The ratio of kinetic energy of a diatomic gas molecule at a high temperature to that of NTP is:

• A. \( \frac{3}{2} \)
• B. \( \frac{5}{3} \)
• C. \( \frac{5}{7} \)
• D. \( \frac{7}{5} \)

Hint:

For diatomic gases, the degrees of freedom vary with temperature.

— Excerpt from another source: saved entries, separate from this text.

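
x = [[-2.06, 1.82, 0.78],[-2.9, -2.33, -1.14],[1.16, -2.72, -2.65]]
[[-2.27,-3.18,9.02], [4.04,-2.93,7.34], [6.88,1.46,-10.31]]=x @ [[-0.15,1.25,-3.47], [-0.49,-0.59,0.02], [-2.16,0.6,2.35]]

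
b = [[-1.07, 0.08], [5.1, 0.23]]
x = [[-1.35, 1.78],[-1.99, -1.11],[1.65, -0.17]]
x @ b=[[10.52,0.30],[-3.53,-0.41],[-2.63,0.09]]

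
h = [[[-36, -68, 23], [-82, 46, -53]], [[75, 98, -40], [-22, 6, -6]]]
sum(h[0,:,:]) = -170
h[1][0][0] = 75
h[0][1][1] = 46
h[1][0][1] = 98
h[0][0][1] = -68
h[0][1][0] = -82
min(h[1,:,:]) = -40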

At NTP, \( f = 5 \) (translational + rotational), while at high temperatures, \( f = 7 \) (including vibrational modes).

Answer 1

The Correct Option is D

Step 1: Understanding Kinetic Energy of a Gas Molecule - The average kinetic energy of a gas molecule is given by: \[ KE = \frac{f}{2} k_B T, \] where: - \( f \) is the degrees of freedom of the gas. - \( k_B \) is Boltzmann's constant. - \( T \) is the temperature. - A diatomic gas has different degrees of freedom at different temperatures: - At Normal Temperature and Pressure (NTP), only translational and rotational motion contribute, so: \[ f_{\text{NTP}} = 5. \] - At higher temperatures, vibrational modes get activated, so: \[ f_{\text{high}} = 7. \]
Step 2: Finding the Ratio of Kinetic Energies - The ratio of kinetic energies is: \[ \frac{KE_{\text{high}}}{KE_{\text{NTP}}} = \frac{\frac{7}{2} k_B T}{\frac{5}{2} k_B T}. \] - Cancelling common terms: \[ \frac{KE_{\text{high}}}{KE_{\text{NTP}}} = \frac{7}{5}. \] Thus, the correct answer is: \[ \boxed{\frac{7}{5}}. \]